My daughters have a huge disadvantage when it comes to trying to “withdraw” from a technology class. It’s basically not allowed. The reason is that I am hugely passionate about technology, especially when it comes to encouraging more girls to pursue these careers.
Do you know makes me sad? There are two girls out of 12 in the entire junior high school who are going to a math competition called “Sum Day,” and there are only four girls out of 21 students taking a new class in robotics.
Why is this? Because both teachers have daughters and are just as passionate about encouraging girls as I am.
Unfortunately, we are witnessing an epidemic of girls who are losing interest in STEM, which is an acronym for:
I found some specific data regarding this subject on the “National Girls Collaborative Project” website (https://ngcproject.org/statistics), including the following information:
Male students were more likely than female students to take Engineering (21% versus 8%) and enroll in AP Computer Science (77% vs 23%). However, there were no significant differences in the percentage of male and female students taking other computer science classes.
When speaking to one of the science teachers at our school, she commented that peer pressure plays a huge role. If you are a high-achieving student, you often get called a “try hard” and that label carries negative connotations. Even in this day and age, it’s still not “cool” to be smart and love technology.
So what can we do to help solve this problem and reinvigorate girls’ interest in STEM studies? I found some great ideas on the Microsoft website (https://news.microsoft.com/features/why-do-girls-lose-interest-in-stem-new-research-has-some-answers-and-what-we-can-do-about-it), which include the following:
· Providing teachers with more engaging and relatable STEM curriculum, such as 3-D and hands-on projects, the kinds of activities that have proven to help retain girls’ interest in STEM over the long haul. (“My teacher’s making me build a rocket ship with some other students, so that got me interested in STEM a little bit because I like to build and create,” says one middle-school girl interviewed for the study).

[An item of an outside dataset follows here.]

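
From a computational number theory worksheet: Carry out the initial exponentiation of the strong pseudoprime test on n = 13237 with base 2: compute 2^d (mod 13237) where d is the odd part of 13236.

512

n − 1 = 13236 = 2^2 · 3309, so s = 2 and d = 3309.
Repeated squaring mod 13237: 2^1 ≡ 2, 2^2 ≡ 4, 2^4 ≡ 16, 2^8 ≡ 256, 2^16 ≡ 12588, 2^32 ≡ 10854, 2^64 ≡ 16, 2^128 ≡ 256, 2^256 ≡ 12588, 2^512 ≡ 10854, 2^1024 ≡ 16, 2^2048 ≡ 256.
3309 = 2048 + 1024 + 128 + 64 + 32 + 8 + 4 + 1, so 2^3309 ≡ 256·16·256·16·10854·256·16·2 ≡ 512 (mod 13237).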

· Increasing the number of STEM mentors and role models—including parents—to help build young girls’ confidence so they can succeed in STEM. Girls who are encouraged by their parents are twice as likely to stay in STEM. In some areas like computer science, dads can have a greater influence on their daughters than moms, yet are less likely than mothers to talk to their daughters about STEM, the study found. (“I grew up with my mom always encouraging me to learn more, an engineer dad and a chemist grandpa, both of whom were always excited to answer my questions, support, and teach me,” says a 27-year-old woman interviewed for the study.)
· Creating inclusive classrooms and workplaces that value female opinions. It’s important to celebrate the stories of women who are in STEM right now, today. (“It’d be really cool to see women in STEM careers on posters in the hall, in our history and science texts, and visit our classes,” says a 14-year old girl who is in eighth grade. “I don’t know what to focus on. But my tests say I’m a good engineer and I wish I knew what that looked like in real life.”)
I’d like to add to this list with the following observations and recommendations:
· Offer “STEM Night” at school for kids to showcase their math, robotics, and technology projects to parents and community members. Knowledge is power. If more people were aware of what is going on in the classroom, it could encourage more engagement.
· Empower classroom assistants (para’s and student teacher assistants) to research grant opportunities to increase funding for these programs.
· Encourage our school boards to make technology a required part of the curriculum, whether it be robotics or a programming class. Even if it’s just an “exploratory” technology class, it could provide the necessary spark.
The U.S. Bureau of Labor Statistics predicts that technology professionals will experience the highest growth in job numbers between now and 2030. However, only a fraction of girls and women are likely to pursue degrees that enable them to fill these news jobs.
The bottom line is this: we have made huge strides in this area, but there is still a lot of work to be done.